Is Russia's recovery sustainable?
By Batara Simatupang
AMSTERDAM (JP): On Aug. 17, 1998, the Russian government decided to float the ruble, to default on part of its foreign debt payments and to cease temporarily payments on Russian government treasury bills (GKO). The financial meltdown was triggered by a combination of unfavorable exogenous and endogenous factors.
The year 1998 was the bottom of the Asian economic crisis which led to a large drop in output and a fear of competitive devaluations, investor withdrawal of capital from emerging markets, including Russia, and a flight to safety.

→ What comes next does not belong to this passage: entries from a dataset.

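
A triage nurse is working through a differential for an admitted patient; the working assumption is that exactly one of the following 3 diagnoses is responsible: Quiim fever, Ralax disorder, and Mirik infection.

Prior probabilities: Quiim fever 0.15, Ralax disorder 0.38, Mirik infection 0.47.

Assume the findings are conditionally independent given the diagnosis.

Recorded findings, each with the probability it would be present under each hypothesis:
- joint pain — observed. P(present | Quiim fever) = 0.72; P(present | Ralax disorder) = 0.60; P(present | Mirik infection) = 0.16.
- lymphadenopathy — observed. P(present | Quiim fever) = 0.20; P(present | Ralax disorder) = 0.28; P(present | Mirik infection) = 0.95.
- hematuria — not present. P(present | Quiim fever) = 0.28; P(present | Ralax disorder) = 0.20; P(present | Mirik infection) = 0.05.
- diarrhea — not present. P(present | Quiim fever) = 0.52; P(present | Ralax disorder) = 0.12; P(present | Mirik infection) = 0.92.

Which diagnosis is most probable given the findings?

Ralax disorder

For each hypothesis, the unnormalized posterior weight is prior × product of the finding likelihoods (using 1 − P(present | H) for each absent finding):
  Quiim fever: 0.15 × 0.72 × 0.20 × (1 − 0.28) × (1 − 0.52) = 0.007465
  Ralax disorder: 0.38 × 0.60 × 0.28 × (1 − 0.20) × (1 − 0.12) = 0.044943
  Mirik infection: 0.47 × 0.16 × 0.95 × (1 − 0.05) × (1 − 0.92) = 0.0054294
Marginal likelihood of the evidence = 0.057838.
P(Quiim fever | evidence) ≈ 0.007465 / 0.057838 ≈ 0.129
P(Ralax disorder | evidence) ≈ 0.044943 / 0.057838 ≈ 0.777
P(Mirik infection | evidence) ≈ 0.0054294 / 0.057838 ≈ 0.094
The largest is 0.777, so Ralax disorder is most probable.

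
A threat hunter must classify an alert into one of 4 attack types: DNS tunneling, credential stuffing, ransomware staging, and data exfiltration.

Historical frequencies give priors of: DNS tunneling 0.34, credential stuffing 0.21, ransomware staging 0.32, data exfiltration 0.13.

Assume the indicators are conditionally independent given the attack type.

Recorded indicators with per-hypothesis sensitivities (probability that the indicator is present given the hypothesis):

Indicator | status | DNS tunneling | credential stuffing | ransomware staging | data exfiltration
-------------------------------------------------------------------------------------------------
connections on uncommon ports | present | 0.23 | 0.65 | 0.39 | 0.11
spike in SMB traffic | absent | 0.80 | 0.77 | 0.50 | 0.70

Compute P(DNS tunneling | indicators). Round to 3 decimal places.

By Bayes' rule with conditional independence, the unnormalized weight for each hypothesis is prior × ∏ likelihoods (using 1 − P(present | H) for each absent indicator):
  DNS tunneling: 0.34 × 0.23 × (1 − 0.80) = 0.01564
  credential stuffing: 0.21 × 0.65 × (1 − 0.77) = 0.031395
  ransomware staging: 0.32 × 0.39 × (1 − 0.50) = 0.0624
  data exfiltration: 0.13 × 0.11 × (1 − 0.70) = 0.00429
The unnormalized weights sum to 0.11373.
P(DNS tunneling | evidence) = 0.01564 / 0.11373 ≈ 0.138.

0.138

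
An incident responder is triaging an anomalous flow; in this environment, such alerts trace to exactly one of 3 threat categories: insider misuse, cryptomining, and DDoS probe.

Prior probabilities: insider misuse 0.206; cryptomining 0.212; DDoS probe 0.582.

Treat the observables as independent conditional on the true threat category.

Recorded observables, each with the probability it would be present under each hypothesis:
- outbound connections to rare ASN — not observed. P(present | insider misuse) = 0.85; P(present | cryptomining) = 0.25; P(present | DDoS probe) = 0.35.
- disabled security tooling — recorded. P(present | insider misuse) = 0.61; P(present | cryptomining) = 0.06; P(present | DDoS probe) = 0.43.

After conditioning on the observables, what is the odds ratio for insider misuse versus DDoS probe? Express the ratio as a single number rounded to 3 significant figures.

Unnormalized posterior weight (prior times the observable likelihoods) for each of the two hypotheses (using 1 − P(present | H) for each absent observable):
  insider misuse: 0.206 × (1 − 0.85) × 0.61 = 0.018849
  DDoS probe: 0.582 × (1 − 0.35) × 0.43 = 0.16267
Odds(insider misuse : DDoS probe) = 0.018849 / 0.16267 ≈ 0.116.

0.116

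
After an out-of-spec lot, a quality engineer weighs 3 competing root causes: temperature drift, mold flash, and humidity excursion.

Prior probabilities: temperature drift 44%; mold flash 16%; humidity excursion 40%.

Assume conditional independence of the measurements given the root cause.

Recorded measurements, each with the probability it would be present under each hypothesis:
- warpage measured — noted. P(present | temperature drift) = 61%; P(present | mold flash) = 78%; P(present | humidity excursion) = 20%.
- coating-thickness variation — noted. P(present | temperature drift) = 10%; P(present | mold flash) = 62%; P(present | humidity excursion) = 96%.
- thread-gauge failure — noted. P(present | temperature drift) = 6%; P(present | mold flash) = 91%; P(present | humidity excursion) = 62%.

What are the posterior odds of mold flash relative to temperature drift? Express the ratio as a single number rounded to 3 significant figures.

43.7

Unnormalized posterior weight (prior times the measurement likelihoods) for each of the two hypotheses:
  mold flash: 0.16 × 0.78 × 0.62 × 0.91 = 0.070412
  temperature drift: 0.44 × 0.61 × 0.10 × 0.06 = 0.0016104
Posterior odds = 0.070412 / 0.0016104 ≈ 43.7.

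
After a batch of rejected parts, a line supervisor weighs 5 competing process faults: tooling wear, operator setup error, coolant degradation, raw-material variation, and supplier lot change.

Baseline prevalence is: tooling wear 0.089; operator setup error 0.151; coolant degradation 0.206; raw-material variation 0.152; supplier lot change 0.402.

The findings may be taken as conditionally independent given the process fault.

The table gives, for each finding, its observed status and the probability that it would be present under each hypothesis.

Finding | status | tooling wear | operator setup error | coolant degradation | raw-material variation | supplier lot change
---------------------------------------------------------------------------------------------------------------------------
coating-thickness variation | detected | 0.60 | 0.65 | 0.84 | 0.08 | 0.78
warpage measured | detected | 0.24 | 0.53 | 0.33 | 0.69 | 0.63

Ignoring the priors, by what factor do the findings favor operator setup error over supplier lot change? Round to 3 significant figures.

Joint likelihood of the evidence pattern under each hypothesis:
  operator setup error: 0.65 × 0.53 = 0.3445
  supplier lot change: 0.78 × 0.63 = 0.4914
Bayes factor = 0.3445 / 0.4914 ≈ 0.701

0.701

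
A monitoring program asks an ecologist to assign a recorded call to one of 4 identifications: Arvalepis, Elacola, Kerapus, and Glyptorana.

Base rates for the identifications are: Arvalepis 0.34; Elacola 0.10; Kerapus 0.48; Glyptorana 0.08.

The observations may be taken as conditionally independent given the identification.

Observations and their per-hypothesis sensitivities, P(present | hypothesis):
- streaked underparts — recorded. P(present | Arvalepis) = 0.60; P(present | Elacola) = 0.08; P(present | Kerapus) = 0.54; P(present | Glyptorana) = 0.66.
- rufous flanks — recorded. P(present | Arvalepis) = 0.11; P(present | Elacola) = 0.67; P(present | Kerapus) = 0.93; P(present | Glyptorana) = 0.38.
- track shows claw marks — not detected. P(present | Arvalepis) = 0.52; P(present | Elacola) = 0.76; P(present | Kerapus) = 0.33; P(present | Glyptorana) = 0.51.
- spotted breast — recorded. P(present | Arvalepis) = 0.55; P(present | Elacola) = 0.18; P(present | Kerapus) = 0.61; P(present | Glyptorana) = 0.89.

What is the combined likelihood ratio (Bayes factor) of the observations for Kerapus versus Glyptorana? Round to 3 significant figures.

1.88

The Bayes factor is the ratio of the joint likelihoods of the evidence pattern under the two hypotheses (using 1 − P(present | H) for each absent observation).
  Kerapus: 0.54 × 0.93 × (1 − 0.33) × 0.61 = 0.20525
  Glyptorana: 0.66 × 0.38 × (1 − 0.51) × 0.89 = 0.10937
Bayes factor = 0.20525 / 0.10937 ≈ 1.88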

Commodities account for about 70 percent of Russia's merchandise trade. According to the Economist, the all-items commodity price index fell 30 percent since mid-1997. For instance, the Brent oil price fell to US$10.60 a barrel on June 16, 1998, from about $22 in early October 1997, while fuel and refined products exports comprised about 46 percent of total Russian exports.

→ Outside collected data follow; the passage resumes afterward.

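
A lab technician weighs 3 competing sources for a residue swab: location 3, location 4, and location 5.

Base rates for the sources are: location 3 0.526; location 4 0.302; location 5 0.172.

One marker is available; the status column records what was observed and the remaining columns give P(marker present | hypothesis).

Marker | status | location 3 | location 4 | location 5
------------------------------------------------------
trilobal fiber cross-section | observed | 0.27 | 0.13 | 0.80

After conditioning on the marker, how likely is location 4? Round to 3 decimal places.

0.123

For each hypothesis, the unnormalized posterior weight is prior × likelihood:
  location 3: 0.526 × 0.27 = 0.14202
  location 4: 0.302 × 0.13 = 0.03926
  location 5: 0.172 × 0.80 = 0.1376
Normalizing constant Z = 0.14202 + 0.03926 + 0.1376 = 0.31888.
P(location 4 | evidence) = 0.03926 / 0.31888 ≈ 0.123.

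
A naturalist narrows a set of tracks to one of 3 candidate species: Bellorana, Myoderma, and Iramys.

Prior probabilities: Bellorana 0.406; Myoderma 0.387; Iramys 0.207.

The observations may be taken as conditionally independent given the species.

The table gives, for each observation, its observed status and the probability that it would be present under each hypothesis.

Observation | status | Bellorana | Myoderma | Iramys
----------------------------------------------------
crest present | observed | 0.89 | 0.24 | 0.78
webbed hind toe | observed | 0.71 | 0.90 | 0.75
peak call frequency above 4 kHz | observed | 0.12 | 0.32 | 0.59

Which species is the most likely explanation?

For each hypothesis, the unnormalized posterior weight is prior × product of the observation likelihoods:
  Bellorana: 0.406 × 0.89 × 0.71 × 0.12 = 0.030786
  Myoderma: 0.387 × 0.24 × 0.90 × 0.32 = 0.026749
  Iramys: 0.207 × 0.78 × 0.75 × 0.59 = 0.071446
Marginal likelihood of the evidence = 0.12898.
P(Bellorana | evidence) ≈ 0.030786 / 0.12898 ≈ 0.239
P(Myoderma | evidence) ≈ 0.026749 / 0.12898 ≈ 0.207
P(Iramys | evidence) ≈ 0.071446 / 0.12898 ≈ 0.554
The largest is 0.554, so Iramys is most probable.

Iramys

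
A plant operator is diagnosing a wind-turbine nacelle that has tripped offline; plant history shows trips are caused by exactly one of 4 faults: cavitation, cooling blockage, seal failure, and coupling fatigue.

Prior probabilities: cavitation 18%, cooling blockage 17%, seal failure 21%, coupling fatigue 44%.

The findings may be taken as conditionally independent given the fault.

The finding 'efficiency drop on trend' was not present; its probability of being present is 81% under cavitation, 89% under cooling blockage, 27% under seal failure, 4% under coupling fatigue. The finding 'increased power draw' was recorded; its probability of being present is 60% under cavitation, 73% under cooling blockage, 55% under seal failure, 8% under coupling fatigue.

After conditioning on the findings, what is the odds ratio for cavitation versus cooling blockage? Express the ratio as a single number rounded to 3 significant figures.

1.50

Unnormalized posterior weight (prior times the finding likelihoods) for each of the two hypotheses (using 1 − P(present | H) for each absent finding):
  cavitation: 0.18 × (1 − 0.81) × 0.60 = 0.02052
  cooling blockage: 0.17 × (1 − 0.89) × 0.73 = 0.013651
Odds(cavitation : cooling blockage) = 0.02052 / 0.013651 ≈ 1.50.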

Russia has long shouldered a too large budget deficit: some 8 percent of GDP in 1996 and 1997. Efforts to cut the budget deficit in 1998 were unsuccessful and came too late. Most of the budget deficit was financed by GKO, which had accumulated to an excessively large volume. Costs of borrowing grew rapidly and the fiscal situation in 1998 became unsustainable.

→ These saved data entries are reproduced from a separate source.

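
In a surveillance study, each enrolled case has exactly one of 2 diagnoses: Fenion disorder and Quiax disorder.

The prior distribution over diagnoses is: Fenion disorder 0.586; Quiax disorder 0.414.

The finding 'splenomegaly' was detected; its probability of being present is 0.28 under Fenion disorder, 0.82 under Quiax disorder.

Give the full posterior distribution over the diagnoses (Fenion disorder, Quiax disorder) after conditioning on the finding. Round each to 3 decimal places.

Multiply each prior by the likelihood of the finding:
  Fenion disorder: 0.586 × 0.28 = 0.16408
  Quiax disorder: 0.414 × 0.82 = 0.33948
The unnormalized weights sum to 0.50356.
P(Fenion disorder | evidence) = 0.16408 / 0.50356 ≈ 0.326
P(Quiax disorder | evidence) = 0.33948 / 0.50356 ≈ 0.674

0.326, 0.674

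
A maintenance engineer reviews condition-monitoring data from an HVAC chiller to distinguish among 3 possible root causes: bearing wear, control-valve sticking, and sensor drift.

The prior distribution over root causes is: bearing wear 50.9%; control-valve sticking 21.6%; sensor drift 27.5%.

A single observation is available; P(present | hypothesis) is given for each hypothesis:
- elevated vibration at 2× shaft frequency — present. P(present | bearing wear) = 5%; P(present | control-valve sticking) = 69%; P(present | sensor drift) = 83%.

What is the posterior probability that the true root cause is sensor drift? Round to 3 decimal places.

0.567

By Bayes' rule, the unnormalized weight for each hypothesis is prior × likelihood:
  bearing wear: 0.509 × 0.05 = 0.02545
  control-valve sticking: 0.216 × 0.69 = 0.14904
  sensor drift: 0.275 × 0.83 = 0.22825
Marginal likelihood of the evidence = 0.40274.
P(sensor drift | evidence) = 0.22825 / 0.40274 ≈ 0.567.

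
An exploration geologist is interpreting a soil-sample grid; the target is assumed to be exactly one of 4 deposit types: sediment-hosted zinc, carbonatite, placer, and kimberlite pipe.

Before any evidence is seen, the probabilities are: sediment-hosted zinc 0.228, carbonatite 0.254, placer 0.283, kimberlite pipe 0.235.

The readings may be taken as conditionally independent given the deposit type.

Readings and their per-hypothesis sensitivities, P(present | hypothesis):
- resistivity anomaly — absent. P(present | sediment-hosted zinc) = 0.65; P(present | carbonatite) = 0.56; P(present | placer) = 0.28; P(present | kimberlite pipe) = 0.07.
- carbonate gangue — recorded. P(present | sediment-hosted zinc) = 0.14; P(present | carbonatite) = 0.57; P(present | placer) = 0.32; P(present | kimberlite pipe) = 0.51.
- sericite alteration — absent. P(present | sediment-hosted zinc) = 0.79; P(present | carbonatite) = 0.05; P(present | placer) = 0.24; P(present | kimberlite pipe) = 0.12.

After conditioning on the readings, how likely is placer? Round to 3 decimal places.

For each hypothesis, the unnormalized posterior weight is prior × product of the reading likelihoods (using 1 − P(present | H) for each absent reading):
  sediment-hosted zinc: 0.228 × (1 − 0.65) × 0.14 × (1 − 0.79) = 0.0023461
  carbonatite: 0.254 × (1 − 0.56) × 0.57 × (1 − 0.05) = 0.060518
  placer: 0.283 × (1 − 0.28) × 0.32 × (1 − 0.24) = 0.049554
  kimberlite pipe: 0.235 × (1 − 0.07) × 0.51 × (1 − 0.12) = 0.098085
The unnormalized weights sum to 0.2105.
P(placer | evidence) = 0.049554 / 0.2105 ≈ 0.235.

0.235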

Almost one in every three rubles in public spending in 1998 went to debt servicing, while all new borrowings went to repay old debts.
Unfavorable exogenous factors combined with poor debt management, the weak banking sector, flagging structural reforms and a lack of political credibility contributed to the Russian financial meltdown.
The initial results were catastrophic: consumer prices, which were flat in July, rose to 43 percent during August and September, and a further 5.7 percent in November and 11.6 percent in December.
The ruble depreciated from 6.3 to the U.S. dollar on Aug. 17 to 20 in September 1998, plunging further to 23.06 on Jan. 12, 1999. The stock market (RTS index) slumped about 70 percent in the first week of September 1998 compared to early August.
Imports dropped by nearly one-half and industrial output fell drastically. The number of people living below the subsistence level has increased rapidly. Many observers and research institutes predicted a further worsening of the economy.
Economists forecast the GDP would fall 9 percent in 1999, preceded by a fall of GDP by 5 percent in 1998 and a long-term economic decline. It should be noted that the Russian economic depression during the transition period was very dramatic; the estimated level of real GDP in 1998 was only 55 percent compared to the level of GDP in 1989. Excessive money printing, according to predictions, would lead to hyperinflation.
The cataclysmic economic predictions did not pan out. The government under premier Primakov has kept a relatively tight rein on the money and credit supply, with budget spending coming under control.
As a result of a default on part of the foreign debt and treasury bills, the cost of servicing the debt was reduced substantially. The surge in international prices of oil has exerted favorable impacts on Russia's trade balance and tax revenue.
The considerable depreciation of the ruble has stimulated exports while imports have fallen drastically. The ruble depreciation has improved the competitive position of a large part of Russian industry, leading to significant growth in industrial output. Foreign investors began to buy Russian stocks and bonds, partly stimulated by improved international liquidity and an expectation of Russian economic recovery.
Stock market prices rose to the precrisis level. The volume of non-cash transactions in the total economy fell considerably as the financial meltdown stimulated hard budget constraints among corporations.
The International Monetary Fund recently granted $4.5 billion credit to Russia, which has helped the country avoid further default. Credits from the World Bank and Japan are assured. No doubt the loans can be seen as strategic and political act. Former Soviet debt to the Paris Club falling due between August 1998 and the end of 2000, which amounted to $8 billion, has been rescheduled at least until the end of next year and it is hoped that in the future part of the debts will be forgiven. Negotiations on debts to private international banks, the London Club creditors, are expected to move toward long-term resolution.
Is the Russian economic recovery sustainable?
Long-term economic recovery and the present budget stabilization depend on the success of much needed structural reforms, which will eliminate a large part of the loss-making industries and will stimulate investments.
The credibility of the government to implement the necessary structural reforms depends on the outcome of the parliamentary elections in December 1998 and the presidential election in June 2000.
The writer is a guest fellow in the Department of Economics and Econometrics, University of Amsterdam.